Curiositas. Любопытство | страница 31
Мы уже говорили, что дантовский Улисс терпит наказание не за пагубный совет, а за то, что отправился за дозволенные Богом пределы любопытства. Как Адаму и Еве в райском саду, Улиссу был открыт весь познаваемый мир: лишь за горизонт заглядывать не следовало. Но именно оттого, что горизонт есть зримая и вещественная граница мира, так же как древо познания Добра и Зла – предел данного нам в ощущении, то, устремляясь за непересекаемую черту или вкушая запретный плод, мы подспудно доказываем, что достижимо нечто еще, существующее вне обыденных явлений. В XIX веке в этом что ни день убеждался Роберт Льюис Стивенсон, одну за другой читая на серых фасадах Эдинбурга, города своей юности, все десять заповедей с их непреклонными запретами, и не случайно позднее называл их «законом многих „не“»: то есть соблазны наслаждений, как в темном зеркале, открываются даже тем, кто о них пока не догадывается[79].

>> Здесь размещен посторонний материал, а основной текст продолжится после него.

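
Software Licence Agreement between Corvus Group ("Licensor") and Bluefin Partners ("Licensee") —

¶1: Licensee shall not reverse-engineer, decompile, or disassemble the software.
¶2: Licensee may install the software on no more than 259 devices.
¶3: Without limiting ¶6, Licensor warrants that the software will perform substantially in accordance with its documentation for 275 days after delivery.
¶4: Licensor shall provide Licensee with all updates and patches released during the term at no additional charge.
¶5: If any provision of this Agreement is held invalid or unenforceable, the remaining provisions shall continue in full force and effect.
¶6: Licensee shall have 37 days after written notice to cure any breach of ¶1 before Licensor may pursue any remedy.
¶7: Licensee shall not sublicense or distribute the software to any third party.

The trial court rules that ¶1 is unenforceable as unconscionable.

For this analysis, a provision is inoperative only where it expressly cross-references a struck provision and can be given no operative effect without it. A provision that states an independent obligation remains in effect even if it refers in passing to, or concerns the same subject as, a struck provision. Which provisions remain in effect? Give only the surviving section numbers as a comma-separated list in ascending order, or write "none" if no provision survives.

2, 3, 4, 5, 7

¶1 is struck. ¶6 operates only by reference to ¶1, so it falls with ¶1. ¶3 mentions ¶6 but its own obligation stands independently of ¶6, so ¶3 is not affected. Under the severability clause in ¶5, the remaining provisions continue in force. That leaves ¶2, ¶3, ¶4, ¶5, and ¶7 in effect.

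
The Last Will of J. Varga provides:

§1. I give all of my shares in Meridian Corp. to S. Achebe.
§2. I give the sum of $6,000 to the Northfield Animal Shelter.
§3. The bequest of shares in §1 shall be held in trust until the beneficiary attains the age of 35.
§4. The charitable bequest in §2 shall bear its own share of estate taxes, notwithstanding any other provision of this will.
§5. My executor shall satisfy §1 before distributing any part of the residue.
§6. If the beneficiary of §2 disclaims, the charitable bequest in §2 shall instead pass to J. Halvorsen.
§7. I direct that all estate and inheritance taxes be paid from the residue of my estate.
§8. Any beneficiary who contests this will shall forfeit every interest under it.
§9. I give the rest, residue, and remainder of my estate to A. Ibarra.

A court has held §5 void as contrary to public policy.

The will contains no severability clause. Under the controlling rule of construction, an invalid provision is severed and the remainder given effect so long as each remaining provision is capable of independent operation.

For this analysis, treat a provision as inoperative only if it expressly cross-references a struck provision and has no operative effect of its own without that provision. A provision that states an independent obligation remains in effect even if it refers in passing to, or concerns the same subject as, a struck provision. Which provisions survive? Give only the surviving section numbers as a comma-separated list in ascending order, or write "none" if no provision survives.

§5 is struck. Nothing else in the will is defined by reference to §5. With no severability clause, the stated default rule severs what cannot stand and enforces each remaining provision that can operate on its own. The provisions still in force are §1, §2, §3, §4, §6, §7, §8, and §9.

1, 2, 3, 4, 6, 7, 8, 9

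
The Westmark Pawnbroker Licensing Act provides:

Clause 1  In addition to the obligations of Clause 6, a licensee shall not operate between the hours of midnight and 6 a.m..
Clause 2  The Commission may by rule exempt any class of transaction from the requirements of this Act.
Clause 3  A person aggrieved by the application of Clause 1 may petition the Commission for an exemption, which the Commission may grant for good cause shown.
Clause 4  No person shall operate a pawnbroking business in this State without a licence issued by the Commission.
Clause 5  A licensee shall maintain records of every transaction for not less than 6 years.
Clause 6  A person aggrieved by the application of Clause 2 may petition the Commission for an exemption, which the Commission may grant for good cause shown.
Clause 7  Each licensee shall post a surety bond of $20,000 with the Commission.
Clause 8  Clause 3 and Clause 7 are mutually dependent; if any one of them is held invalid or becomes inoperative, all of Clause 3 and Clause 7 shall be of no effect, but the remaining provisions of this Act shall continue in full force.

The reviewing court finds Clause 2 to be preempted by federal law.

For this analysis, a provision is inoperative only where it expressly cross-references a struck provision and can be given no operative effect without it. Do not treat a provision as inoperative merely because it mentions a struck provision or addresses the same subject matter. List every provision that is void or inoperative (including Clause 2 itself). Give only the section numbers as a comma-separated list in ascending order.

Clause 2 is struck. Clause 6 has no operative effect of its own apart from Clause 2 and is therefore inoperative. Although Clause 1 refers to Clause 6, its operative terms do not depend on Clause 6, so it remains in effect. Clause 8 ties Clause 3 and Clause 7 together, but none of those is affected here; the remaining provisions continue in force under Clause 8. The provisions still in force are Clause 1, Clause 3, Clause 4, Clause 5, Clause 7, and Clause 8.

2, 6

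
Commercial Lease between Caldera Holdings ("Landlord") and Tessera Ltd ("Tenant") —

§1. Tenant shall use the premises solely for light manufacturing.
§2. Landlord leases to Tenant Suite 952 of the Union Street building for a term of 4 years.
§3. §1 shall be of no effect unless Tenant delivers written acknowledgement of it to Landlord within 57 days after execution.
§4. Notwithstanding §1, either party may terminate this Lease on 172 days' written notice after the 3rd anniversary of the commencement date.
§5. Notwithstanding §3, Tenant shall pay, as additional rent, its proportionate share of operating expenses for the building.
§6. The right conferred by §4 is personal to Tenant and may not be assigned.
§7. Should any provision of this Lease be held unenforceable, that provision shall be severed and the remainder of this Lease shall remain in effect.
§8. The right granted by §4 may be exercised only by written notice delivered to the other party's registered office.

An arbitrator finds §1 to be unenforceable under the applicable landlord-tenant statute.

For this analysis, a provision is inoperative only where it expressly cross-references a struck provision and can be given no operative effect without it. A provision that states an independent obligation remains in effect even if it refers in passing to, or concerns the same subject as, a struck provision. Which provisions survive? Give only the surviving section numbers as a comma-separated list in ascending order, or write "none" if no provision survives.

§1 is struck. The only function of §3 is the acknowledgement condition for §1, so it cannot stand once §1 is removed. Although §4 refers to §1, its operative terms do not depend on §1, so it remains in effect. §5 mentions §3 but its own obligation stands independently of §3, so §5 is not affected. §7 is a severability clause and preserves every provision that can still be given independent effect. The provisions still in force are §2, §4, §5, §6, §7, and §8.

2, 4, 5, 6, 7, 8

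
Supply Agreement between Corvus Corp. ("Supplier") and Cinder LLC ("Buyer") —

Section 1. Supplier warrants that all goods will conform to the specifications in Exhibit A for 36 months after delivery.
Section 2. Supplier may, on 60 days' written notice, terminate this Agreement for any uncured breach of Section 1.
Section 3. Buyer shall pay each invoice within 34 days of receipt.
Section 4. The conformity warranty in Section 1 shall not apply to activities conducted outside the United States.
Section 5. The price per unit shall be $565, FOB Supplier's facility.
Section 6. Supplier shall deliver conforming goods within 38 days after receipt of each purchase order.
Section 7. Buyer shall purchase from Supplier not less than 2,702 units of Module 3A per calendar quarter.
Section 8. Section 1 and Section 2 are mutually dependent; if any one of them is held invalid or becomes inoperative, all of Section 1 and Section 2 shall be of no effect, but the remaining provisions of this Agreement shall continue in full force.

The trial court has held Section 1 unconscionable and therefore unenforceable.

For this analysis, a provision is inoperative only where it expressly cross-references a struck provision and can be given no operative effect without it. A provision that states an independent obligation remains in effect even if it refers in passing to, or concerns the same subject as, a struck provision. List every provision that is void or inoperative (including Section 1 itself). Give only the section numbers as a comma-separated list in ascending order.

Section 1 is struck. Section 2 has no operative effect of its own apart from Section 1 and is therefore inoperative. Section 4 does nothing except set the carve-out from the conformity warranty by reference to Section 1; with Section 1 gone it has no independent effect and is inoperative. Section 8 declares Section 1 and Section 2 mutually dependent; since one of them has fallen, all of them are of no effect. The remainder continues in force under Section 8. That leaves Section 3, Section 5, Section 6, Section 7, and Section 8 in effect.

1, 2, 4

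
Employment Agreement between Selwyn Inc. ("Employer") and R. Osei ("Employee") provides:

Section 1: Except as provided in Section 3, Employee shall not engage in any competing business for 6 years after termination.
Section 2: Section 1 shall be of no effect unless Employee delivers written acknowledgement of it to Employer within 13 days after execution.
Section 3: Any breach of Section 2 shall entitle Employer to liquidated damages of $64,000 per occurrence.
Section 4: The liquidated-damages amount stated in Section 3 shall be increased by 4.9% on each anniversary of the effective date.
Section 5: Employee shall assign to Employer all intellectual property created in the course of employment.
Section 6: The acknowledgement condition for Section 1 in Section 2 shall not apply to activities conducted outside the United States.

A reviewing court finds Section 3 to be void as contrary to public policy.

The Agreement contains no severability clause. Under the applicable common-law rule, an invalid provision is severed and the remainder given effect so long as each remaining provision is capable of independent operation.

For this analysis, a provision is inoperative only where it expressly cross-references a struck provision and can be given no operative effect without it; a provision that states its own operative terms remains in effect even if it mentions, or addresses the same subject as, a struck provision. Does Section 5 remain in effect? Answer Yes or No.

Section 3 is struck. The whole of Section 4 is the escalation of the liquidated-damages amount, defined by reference to Section 3, so Section 4 cannot stand once Section 3 is removed. Although Section 1 refers to Section 3, its operative terms do not depend on Section 3, so it remains in effect. With no severability clause, the stated default rule severs what cannot stand and enforces each remaining provision that can operate on its own. That leaves Section 1, Section 2, Section 5, and Section 6 in effect. Section 5 is among the surviving provisions, so the answer is yes.

Yes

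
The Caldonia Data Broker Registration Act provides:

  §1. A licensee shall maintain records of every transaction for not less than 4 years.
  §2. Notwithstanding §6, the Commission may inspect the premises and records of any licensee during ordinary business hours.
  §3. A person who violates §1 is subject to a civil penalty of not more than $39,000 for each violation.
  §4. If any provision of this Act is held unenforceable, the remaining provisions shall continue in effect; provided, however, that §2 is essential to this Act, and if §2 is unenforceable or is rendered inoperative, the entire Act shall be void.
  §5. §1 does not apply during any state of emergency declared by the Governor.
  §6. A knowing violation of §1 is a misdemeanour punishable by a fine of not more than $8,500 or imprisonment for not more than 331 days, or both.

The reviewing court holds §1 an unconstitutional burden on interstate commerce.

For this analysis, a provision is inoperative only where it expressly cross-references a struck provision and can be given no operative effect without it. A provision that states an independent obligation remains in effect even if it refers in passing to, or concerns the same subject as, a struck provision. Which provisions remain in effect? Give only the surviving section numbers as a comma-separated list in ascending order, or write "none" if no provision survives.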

Улиссу, с его роковым любопытством, Данте противопоставляет Ясона, предводителя аргонавтов, который отправился со своими спутниками за золотым руном и победно вернулся с добычей. Когда Данте к концу своего странствия по Раю видит наконец непередаваемую картину мироздания, он сравнивает это ошеломляющее зрелище с тем, что увидел Нептун, провожая взглядом скользящую тень корабля Ясона, первого рукотворного судна, пустившегося по пустынным водам, подвластным божеству[80]. Этим сравнением Данте благословляет искания – дозволенные и потому похвальные, в отличие от окаянных скитаний злополучного Улисса в поисках запретной неизведанности.
Искания Улисса – приземленные, материальные, чрезмерно честолюбивые; бравурные слова, которые Теннисон вкладывает в его уста в своем вдохновенном переложении этого эпизода, – «дерзать, искать, найти и не сдаваться», – отчасти приукрашивают действительность. «Дерзать» и «искать», как мы прекрасно знаем, не всегда означает «найти», а не сдаваться в некоторых случаях просто невозможно. Искания Данте одухотворены, метафизичны и смиренны. Для обоих любопытство – неотъемлемое свойство натуры: оно определяет, что значит быть человеком. Но если для Улисса «быть» подразумевает нахождение в некоем пространстве, то для Данте это существование в определенном времени (в итальянском языке это различие гораздо более очевидно, чем в английском, и выражено глаголами «stare», что означает «находиться», и «essere», то есть «быть», «существовать»). По прошествии трех веков Гамлет попытается решить эту проблему, соединив оба понятия в одном знаменитом вопросе.